International career
- Years: Team / Apps / (Points)
- 2021–: Scotland / 8 / (5)

National sevens team
- Years: Team /  / Comps
- 2018–2022: Scotland 7s

= Evie Wills =

Scotland international rugby union player

Evie Wills (born 4 February 2001) is a Scottish rugby player from Stirling. She first played for Scotland in the 2021 Women's Six Nations Championship. She also competed for the side at the delayed 2021 Rugby World Cup.

== Club career ==
Wills has played for Stirling County since she was seven, moving to the women's team in 2019, playing alongside her friend Evie Gallagher since a young age at the club. She plays as a stand-off/centre for the club.
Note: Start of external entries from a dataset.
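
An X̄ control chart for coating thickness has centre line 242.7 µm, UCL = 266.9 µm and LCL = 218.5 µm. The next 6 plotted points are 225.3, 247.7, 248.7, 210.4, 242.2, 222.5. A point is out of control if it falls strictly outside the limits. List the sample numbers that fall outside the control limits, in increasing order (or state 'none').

4

Compare each point to [218.5, 266.9]: sample 4 = 210.4 < LCL.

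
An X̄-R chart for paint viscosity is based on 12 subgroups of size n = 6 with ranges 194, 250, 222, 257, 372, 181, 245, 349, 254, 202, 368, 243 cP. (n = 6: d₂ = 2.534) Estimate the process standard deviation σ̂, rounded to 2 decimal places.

R̄ = (194 + 250 + 222 + 257 + 372 + 181 + 245 + 349 + 254 + 202 + 368 + 243) / 12 = 261.4167
σ̂ = R̄ / d₂ = 261.4167 / 2.534 = 103.1636

103.16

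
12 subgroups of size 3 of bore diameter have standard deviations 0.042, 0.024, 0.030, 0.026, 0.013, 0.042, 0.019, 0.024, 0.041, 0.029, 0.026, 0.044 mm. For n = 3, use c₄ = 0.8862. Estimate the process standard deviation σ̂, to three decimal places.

s̄ = (0.042 + 0.024 + 0.030 + 0.026 + 0.013 + 0.042 + 0.019 + 0.024 + 0.041 + 0.029 + 0.026 + 0.044) / 12 = 0.0300
σ̂ = s̄ / c₄ = 0.0300 / 0.8862 = 0.0339

0.034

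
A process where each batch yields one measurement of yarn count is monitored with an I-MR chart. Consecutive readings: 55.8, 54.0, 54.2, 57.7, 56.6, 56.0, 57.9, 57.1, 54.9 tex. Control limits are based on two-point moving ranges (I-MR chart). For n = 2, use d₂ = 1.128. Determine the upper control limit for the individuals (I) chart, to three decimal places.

60.045

X̄ = (55.8 + 54.0 + 54.2 + 57.7 + 56.6 + 56.0 + 57.9 + 57.1 + 54.9) / 9 = 56.0222
Moving ranges: 1.8, 0.2, 3.5, 1.1, 0.6, 1.9, 0.8, 2.2; M̄R̄ = 12.1000 / 8 = 1.5125
UCL = X̄ + 3·M̄R̄/d₂ = 56.0222 + 3 × 1.5125 / 1.128 = 60.0448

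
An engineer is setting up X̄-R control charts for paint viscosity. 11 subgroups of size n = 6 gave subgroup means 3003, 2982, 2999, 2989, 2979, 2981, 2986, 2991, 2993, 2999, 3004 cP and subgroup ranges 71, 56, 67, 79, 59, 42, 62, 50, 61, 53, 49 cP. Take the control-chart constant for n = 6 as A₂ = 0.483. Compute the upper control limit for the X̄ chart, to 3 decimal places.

X̄̄ = (3003 + 2982 + 2999 + 2989 + 2979 + 2981 + 2986 + 2991 + 2993 + 2999 + 3004) / 11 = 32906.0000 / 11 = 2991.4545
R̄ = (71 + 56 + 67 + 79 + 59 + 42 + 62 + 50 + 61 + 53 + 49) / 11 = 649.0000 / 11 = 59.0000
UCL = X̄̄ + A₂·R̄ = 2991.4545 + 0.483 × 59.0000 = 3019.9515

3019.952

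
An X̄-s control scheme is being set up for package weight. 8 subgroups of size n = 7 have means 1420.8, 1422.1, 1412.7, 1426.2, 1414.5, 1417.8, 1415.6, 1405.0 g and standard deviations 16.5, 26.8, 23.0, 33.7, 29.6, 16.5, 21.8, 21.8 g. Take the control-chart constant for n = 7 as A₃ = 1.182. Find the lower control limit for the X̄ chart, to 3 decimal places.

X̄̄ = (1420.8 + 1422.1 + 1412.7 + 1426.2 + 1414.5 + 1417.8 + 1415.6 + 1405.0) / 8 = 1416.8375
s̄ = (16.5 + 26.8 + 23.0 + 33.7 + 29.6 + 16.5 + 21.8 + 21.8) / 8 = 23.7125
LCL = X̄̄ − A₃·s̄ = 1416.8375 − 1.182 × 23.7125 = 1388.8093

1388.809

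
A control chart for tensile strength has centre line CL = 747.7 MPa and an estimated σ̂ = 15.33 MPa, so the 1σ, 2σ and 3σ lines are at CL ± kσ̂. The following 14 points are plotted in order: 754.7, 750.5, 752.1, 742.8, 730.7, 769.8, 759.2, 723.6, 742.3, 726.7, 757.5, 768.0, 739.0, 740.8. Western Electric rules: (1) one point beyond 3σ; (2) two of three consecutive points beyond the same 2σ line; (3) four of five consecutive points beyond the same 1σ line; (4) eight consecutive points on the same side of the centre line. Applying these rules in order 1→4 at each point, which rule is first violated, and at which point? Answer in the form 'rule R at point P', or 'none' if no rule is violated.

Zone of each point (C = within 1σ̂, B = 1σ̂–2σ̂, A = 2σ̂–3σ̂, * = beyond 3σ̂; sign = side of CL): 1:+C, 2:+C, 3:+C, 4:-C, 5:-B, 6:+B, 7:+C, 8:-B, 9:-C, 10:-B, 11:+C, 12:+B, 13:-C, 14:-C
No rule fires across all 14 points.

none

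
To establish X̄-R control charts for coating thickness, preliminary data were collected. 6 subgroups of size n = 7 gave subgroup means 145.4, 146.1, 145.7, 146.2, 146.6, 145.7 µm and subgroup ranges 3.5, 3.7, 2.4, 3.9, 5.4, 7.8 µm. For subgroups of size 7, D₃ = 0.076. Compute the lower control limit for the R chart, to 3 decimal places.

0.338

R̄ = (3.5 + 3.7 + 2.4 + 3.9 + 5.4 + 7.8) / 6 = 26.7000 / 6 = 4.4500
LCL_R = D₃·R̄ = 0.076 × 4.4500 = 0.3382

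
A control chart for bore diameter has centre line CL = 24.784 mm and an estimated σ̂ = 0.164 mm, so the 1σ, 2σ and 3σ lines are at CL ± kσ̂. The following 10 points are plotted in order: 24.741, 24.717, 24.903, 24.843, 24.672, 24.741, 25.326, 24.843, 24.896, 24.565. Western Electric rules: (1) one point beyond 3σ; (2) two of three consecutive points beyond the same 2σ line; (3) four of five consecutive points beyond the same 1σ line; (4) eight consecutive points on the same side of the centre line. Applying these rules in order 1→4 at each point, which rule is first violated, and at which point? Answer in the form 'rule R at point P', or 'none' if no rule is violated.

rule 1 at point 7

Zone of each point (C = within 1σ̂, B = 1σ̂–2σ̂, A = 2σ̂–3σ̂, * = beyond 3σ̂; sign = side of CL): 1:-C, 2:-C, 3:+C, 4:+C, 5:-C, 6:-C, 7:+*, 8:+C, 9:+C, 10:-B
Rule 1 (one point beyond the 3σ limits) is satisfied at point 7.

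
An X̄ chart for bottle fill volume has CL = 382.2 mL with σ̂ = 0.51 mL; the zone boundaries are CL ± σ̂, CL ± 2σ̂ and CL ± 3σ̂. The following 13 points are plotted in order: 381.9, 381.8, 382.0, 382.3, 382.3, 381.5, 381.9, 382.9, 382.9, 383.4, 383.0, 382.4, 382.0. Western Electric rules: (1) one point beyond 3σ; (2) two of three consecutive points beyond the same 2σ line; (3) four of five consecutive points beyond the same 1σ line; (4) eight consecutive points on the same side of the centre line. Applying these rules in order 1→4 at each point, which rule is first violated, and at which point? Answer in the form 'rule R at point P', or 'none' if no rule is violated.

rule 3 at point 11

Zone of each point (C = within 1σ̂, B = 1σ̂–2σ̂, A = 2σ̂–3σ̂, * = beyond 3σ̂; sign = side of CL): 1:-C, 2:-C, 3:-C, 4:+C, 5:+C, 6:-B, 7:-C, 8:+B, 9:+B, 10:+A, 11:+B, 12:+C, 13:-C
Rule 3 (four of five consecutive points beyond the same 1σ limit) is satisfied at point 11.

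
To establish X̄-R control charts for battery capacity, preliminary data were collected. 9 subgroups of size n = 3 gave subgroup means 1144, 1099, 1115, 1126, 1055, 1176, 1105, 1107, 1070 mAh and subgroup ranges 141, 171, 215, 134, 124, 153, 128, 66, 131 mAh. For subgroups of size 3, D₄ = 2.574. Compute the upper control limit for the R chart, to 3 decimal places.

R̄ = (141 + 171 + 215 + 134 + 124 + 153 + 128 + 66 + 131) / 9 = 1263.0000 / 9 = 140.3333
UCL_R = D₄·R̄ = 2.574 × 140.3333 = 361.2180

361.218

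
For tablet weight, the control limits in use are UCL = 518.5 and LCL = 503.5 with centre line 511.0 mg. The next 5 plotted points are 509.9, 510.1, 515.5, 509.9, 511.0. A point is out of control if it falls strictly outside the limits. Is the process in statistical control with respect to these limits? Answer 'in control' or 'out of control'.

All 5 points lie within [503.5, 518.5].

in control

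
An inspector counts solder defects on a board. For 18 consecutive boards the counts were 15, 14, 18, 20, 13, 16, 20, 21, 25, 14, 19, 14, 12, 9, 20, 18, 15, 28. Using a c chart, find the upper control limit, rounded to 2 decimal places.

29.75

c̄ = (15 + 14 + 18 + 20 + 13 + 16 + 20 + 21 + 25 + 14 + 19 + 14 + 12 + 9 + 20 + 18 + 15 + 28) / 18 = 311 / 18 = 17.2778
UCL = c̄ + 3√c̄ = 17.2778 + 3 × √17.2778 = 17.2778 + 3 × 4.1567 = 29.7477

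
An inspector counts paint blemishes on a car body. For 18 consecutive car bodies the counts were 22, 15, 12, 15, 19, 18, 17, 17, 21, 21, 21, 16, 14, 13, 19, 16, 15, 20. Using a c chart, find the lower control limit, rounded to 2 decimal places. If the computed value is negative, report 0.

4.81

c̄ = (22 + 15 + 12 + 15 + 19 + 18 + 17 + 17 + 21 + 21 + 21 + 16 + 14 + 13 + 19 + 16 + 15 + 20) / 18 = 311 / 18 = 17.2778
LCL = c̄ − 3√c̄ = 17.2778 − 3 × 4.1567 = 4.8078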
She joined Sale Sharks for the 2025–26 season.

== International career ==
Wills first began playing rugby for Scotland, at 16 years old, when she played in the Scotland Seniors East v West tournament. She was selected to play in the Scotland U20s match against Northumbria; this was followed by an invitation to play in the U18s National 7s tournament in July.

In 2018 she played for the Scotland 7s, playing in the third leg of the Rugby Grand Prix in Kazan - the youngest in the squad by five years. Evie played against Russia and Portugal during the championships. Scotland came third in the tournament, losing to Russia and France.

She also played in the Scotland U18s 7s from 2018 and 2019.

In the 2021 Women's Six Nations Championship, she was the replacement in the match against Italy and gained her first cap coming off the bench at the match in Scotstoun in Glasgow. She was named as a substitute in Scotland's last match against Wales, which the Scottish team won 27–20. Coach Bryan Easson said of his decision to include Wills in the squad, "Evie Wills is a good distributor off left and right hand." In the weeks ahead of the match she was coached in her kicking by Scotland cap centurion Chris Paterson.

In 2022, she was selected in Scotland's squad for the Rugby World Cup in New Zealand.

Wills was ruled out of action for the 2023–24 season due to an ACL injury. She was named in Scotland's extended training squad ahead of the 2025 Women's Six Nations Championship. She was also selected in the Scottish side for the Women's Rugby World Cup.

== Personal life ==
Wills attended the Dollar Academy and started rugby at the age of seven through her local club Stirling County. She took time out from her nursing degree at Glasgow Caledonian University in the lead-up to the Rugby World Cup in 2022, but returned to complete it in May 2023.